Christian Mawlam is a Communication Department faculty member at BYU-Idaho with experience in the professional video production industry. He owned and operated his own business called 90 Second Story.

“I’ll be the first to admit that there are certain things which are impressive … but its accuracy leaves a lot to be desired … it still needs a living organic breathing human to assess the quality of it,” Mawlam said. “Even for creative endeavors there’s a lot of stuff which is a little bit boring to do … if you are able to automate that … that’s great because that's just an enhancement of the tools for the creative process.”

It sounds nice. The bright side of AI is that it will take away some tedious tasks across multiple industries, but the loss of those tasks could cost real jobs.
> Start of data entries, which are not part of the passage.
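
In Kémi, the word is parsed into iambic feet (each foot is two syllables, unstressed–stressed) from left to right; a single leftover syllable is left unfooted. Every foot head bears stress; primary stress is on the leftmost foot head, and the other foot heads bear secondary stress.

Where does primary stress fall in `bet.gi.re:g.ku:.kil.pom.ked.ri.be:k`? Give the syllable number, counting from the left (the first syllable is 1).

2

Parse left to right into iambic (σˈσ) feet: (bet.ˈgi) (re:g.ˈku:) (kil.ˈpom) (ked.ˈri) be:k. Syllable 9 is left unfooted.
Foot heads (stressed positions): 2, 4, 6, 8.
End Rule Leftmost: primary stress on the leftmost head = syllable 2.
Primary stress: syllable 2 → bet.ˈgi.re:g.ku:.kil.pom.ked.ri.be:k.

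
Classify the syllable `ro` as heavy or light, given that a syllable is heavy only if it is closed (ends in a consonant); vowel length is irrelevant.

light

`ro`: short vowel, open (no coda). Open (no coda) → light.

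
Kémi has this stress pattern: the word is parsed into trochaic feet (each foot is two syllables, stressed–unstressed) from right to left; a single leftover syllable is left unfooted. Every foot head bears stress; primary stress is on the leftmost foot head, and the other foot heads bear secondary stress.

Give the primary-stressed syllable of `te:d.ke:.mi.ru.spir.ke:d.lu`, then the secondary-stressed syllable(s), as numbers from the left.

primary 2, secondary 4, 6

Parse right to left into trochaic (ˈσσ) feet: te:d (ˈke:.mi) (ˈru.spir) (ˈke:d.lu). Syllable 1 is left unfooted.
Foot heads (stressed positions): 2, 4, 6.
End Rule Leftmost: primary stress on the leftmost head = syllable 2.
Secondary stress on 4, 6: te:d.ˈke:.mi.ˌru.spir.ˌke:d.lu.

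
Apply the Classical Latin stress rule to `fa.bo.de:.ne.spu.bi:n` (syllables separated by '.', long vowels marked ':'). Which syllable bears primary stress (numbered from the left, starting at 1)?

4

Classical Latin: stress the penult if heavy (long vowel or closed), else the antepenult.
Weights: 4 ne L, 5 spu L, 6 bi:n H.
The penult (syllable 5, spu) is light, so stress falls on the antepenult (syllable 4, ne).
Stress on syllable 4: fa.bo.de:.ˈne.spu.bi:n.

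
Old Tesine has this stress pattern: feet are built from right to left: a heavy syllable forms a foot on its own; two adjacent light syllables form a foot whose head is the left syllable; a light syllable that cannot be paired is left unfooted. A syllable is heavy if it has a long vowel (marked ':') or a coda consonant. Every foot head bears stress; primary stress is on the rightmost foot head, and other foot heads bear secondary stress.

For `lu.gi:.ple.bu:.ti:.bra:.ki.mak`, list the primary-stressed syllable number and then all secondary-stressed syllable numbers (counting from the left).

primary 8, secondary 2, 4, 5, 6

Weights: 1 lu L, 2 gi: H, 3 ple L, 4 bu: H, 5 ti: H, 6 bra: H, 7 ki L, 8 mak H.
Parse right to left (heavy = foot alone; LL = one foot; stranded L unfooted): lu (ˈgi:) ple (ˈbu:) (ˈti:) (ˈbra:) ki (ˈmak).
Foot heads: 2, 4, 5, 6, 8.
Primary stress on the rightmost head = syllable 8.
Secondary stress on 2, 4, 5, 6: lu.ˌgi:.ple.ˌbu:.ˌti:.ˌbra:.ki.ˈmak.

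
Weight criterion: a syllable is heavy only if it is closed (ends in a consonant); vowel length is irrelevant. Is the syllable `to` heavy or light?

`to`: short vowel, open (no coda). Open (no coda) → light.

light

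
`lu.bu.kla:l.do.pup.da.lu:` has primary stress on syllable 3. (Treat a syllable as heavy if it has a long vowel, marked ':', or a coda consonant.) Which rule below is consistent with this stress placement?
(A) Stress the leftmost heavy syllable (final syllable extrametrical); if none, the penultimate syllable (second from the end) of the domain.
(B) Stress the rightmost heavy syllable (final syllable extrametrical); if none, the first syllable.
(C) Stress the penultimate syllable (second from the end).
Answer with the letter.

Rule A → syllable 3 ✓.
Rule B → syllable 5 (observed: 3).
Rule C → syllable 6 (observed: 3).

A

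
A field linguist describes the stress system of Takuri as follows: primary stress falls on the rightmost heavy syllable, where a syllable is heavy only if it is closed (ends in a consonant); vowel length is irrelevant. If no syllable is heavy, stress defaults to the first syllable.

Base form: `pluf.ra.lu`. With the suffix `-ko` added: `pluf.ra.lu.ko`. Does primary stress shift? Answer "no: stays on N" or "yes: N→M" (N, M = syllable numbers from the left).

no: stays on 1

Base `pluf.ra.lu` (3 syllables):
  Weights: 1 pluf H, 2 ra L, 3 lu L.
  Heavy syllables in the domain: 1. The rightmost is syllable 1 (pluf).
  → primary stress on syllable 1.
Suffixed `pluf.ra.lu.ko` (4 syllables):
  Weights: 1 pluf H, 2 ra L, 3 lu L, 4 ko L.
  Heavy syllables in the domain: 1. The rightmost is syllable 1 (pluf).
  → primary stress on syllable 1.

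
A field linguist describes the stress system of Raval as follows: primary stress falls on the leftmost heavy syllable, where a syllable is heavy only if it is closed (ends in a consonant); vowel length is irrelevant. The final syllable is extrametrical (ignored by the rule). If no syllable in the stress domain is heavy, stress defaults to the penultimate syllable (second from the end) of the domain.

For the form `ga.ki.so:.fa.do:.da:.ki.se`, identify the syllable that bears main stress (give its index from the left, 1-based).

6

The final syllable (8, se) is extrametrical; the stress domain is syllables 1–7.
Weights: 1 ga L, 2 ki L, 3 so: L, 4 fa L, 5 do: L, 6 da: L, 7 ki L.
No heavy syllable in the domain; default to the penultimate syllable (second from the end) of the domain = syllable 6.
Primary stress: syllable 6 → ga.ki.so:.fa.do:.ˈda:.ki.se.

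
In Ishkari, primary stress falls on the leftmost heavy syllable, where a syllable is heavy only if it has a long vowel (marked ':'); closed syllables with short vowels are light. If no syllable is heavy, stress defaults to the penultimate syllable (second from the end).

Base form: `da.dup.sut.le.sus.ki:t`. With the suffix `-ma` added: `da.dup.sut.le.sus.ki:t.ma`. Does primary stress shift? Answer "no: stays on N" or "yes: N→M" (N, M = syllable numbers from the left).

Base `da.dup.sut.le.sus.ki:t` (6 syllables):
  Weights: 1 da L, 2 dup L, 3 sut L, 4 le L, 5 sus L, 6 ki:t H.
  Heavy syllables in the domain: 6. The leftmost is syllable 6 (ki:t).
  → primary stress on syllable 6.
Suffixed `da.dup.sut.le.sus.ki:t.ma` (7 syllables):
  Weights: 1 da L, 2 dup L, 3 sut L, 4 le L, 5 sus L, 6 ki:t H, 7 ma L.
  Heavy syllables in the domain: 6. The leftmost is syllable 6 (ki:t).
  → primary stress on syllable 6.

no: stays on 6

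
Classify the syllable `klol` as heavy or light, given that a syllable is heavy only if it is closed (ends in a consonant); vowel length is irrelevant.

`klol`: short vowel, closed (coda /l/). Closed (coda /l/) → heavy.

heavy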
Not by AI taking them away, but by simplifying them and potentially lowering the wages of the people working.

Pew Research did a study that asked Americans how they felt about AI over the last three years. In the article ‘What the data says about Americans’ views of artificial intelligence’ by Michelle Faverio and Alec Tyson, what was discovered is that from 2021-2023 over half of Americans surveyed have become more concerned than excited by the future AI presents, and who has more at stake in the future than young college students just about ready to enter this evolving workspace?